The area that encompasses the Church-Yonge Corridor has had a colourful past. Initially a part of the Alexander Wood Estate, many of the City’s most influential families lived here in the past. However, this area is most famously known for the underground bathhouses and bars within the Church and Wellesley Village during the early 1800’s. Now, Wood’s statue stands within this portion of the corridor signifying the historical significance to the now LGBTQ community that resides within this segment.
The neighbourhood of Church – Yonge Corridor is considered an alternative community with a variety of ethnic and socio-economic backgrounds and identities. This area is transitioning into one of the citys’ most sought after neighbourhoods. This is due in part to its availability to offer diverse living accommodations, from Victorian era free standing homes, to high rise condominiums. As well, it offers the availability to support a variety of lifestyles. Closer to the core the appeal to the vibrant city lifestyle is available. Dundas square- one of Toronto’s cultural and entertainment hubs sits within this segment.
As one moves farther north, a clear shift from high-rise commercial and residential buildings to low-rise and street level retail can be seen. Parkettes are strung throughout the northern portion of the community. Community centres, sporting fields and farmer’s market can be found within this portion of the community. Allen Gardens, the 100 year old park sits within the heart of the area. Offering public access to 16,000 square feet of greenhouse year round, this park is the largest in Toronto.
Entertainment within this neighbourhood is as eclectic as its residents. The National Ballet offers nightly events, training and a host of activities for young professionals and children. The Eglin and Winter Garden Theatres as well as Massey hall offer a variety of live musical entertainment. The Drake Hotel and the Gladstone Hotel are historical hotels with both entertainment appeal as well as cultural appeal. Pride Toronto is hosted in this neighbourhood annually, bringing hundreds of thousands of tourists and residents alike to the community. Pride Toronto has hosted the North American premiere of World Pride.
With the increase in young families to the Church-Yonge Corridor, both Toronto District School Board and the Toronto Catholic School Board have schools within this community.

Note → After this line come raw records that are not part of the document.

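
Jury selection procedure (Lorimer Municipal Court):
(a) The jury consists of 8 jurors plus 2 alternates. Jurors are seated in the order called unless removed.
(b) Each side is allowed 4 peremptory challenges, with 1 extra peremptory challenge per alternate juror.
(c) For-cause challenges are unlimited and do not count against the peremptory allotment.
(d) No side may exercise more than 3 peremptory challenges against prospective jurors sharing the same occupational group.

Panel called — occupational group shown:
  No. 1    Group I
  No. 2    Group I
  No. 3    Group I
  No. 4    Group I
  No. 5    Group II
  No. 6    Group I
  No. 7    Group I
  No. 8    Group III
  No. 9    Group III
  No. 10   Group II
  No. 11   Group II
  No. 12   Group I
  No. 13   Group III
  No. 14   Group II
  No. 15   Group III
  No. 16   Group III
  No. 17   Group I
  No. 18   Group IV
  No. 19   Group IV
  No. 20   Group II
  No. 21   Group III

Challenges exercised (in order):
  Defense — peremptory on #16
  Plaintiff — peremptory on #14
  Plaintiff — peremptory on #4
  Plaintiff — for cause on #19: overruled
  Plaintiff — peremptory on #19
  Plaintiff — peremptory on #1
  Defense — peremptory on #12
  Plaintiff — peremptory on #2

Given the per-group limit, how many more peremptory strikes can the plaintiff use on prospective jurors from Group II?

1

Plaintiff peremptories so far: #14, #4, #19, #1, #2 — 5 of 6 used, 1 left overall.
Against Group II: #14 — 1 used; per-group cap 3 leaves 2.
Binding limit: min(1, 2) = 1.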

Additionally, St. Michaels Choir School for both junior and senior students resides here. Accessible day care is available for those with young children.
The Yonge- University subway line runs throughout the length of the Corridor as well as street cars and buses are available within the city. For those who drive, secondary arteries are available including Danforth Ave. and Yonge Street, allowing for access within the city.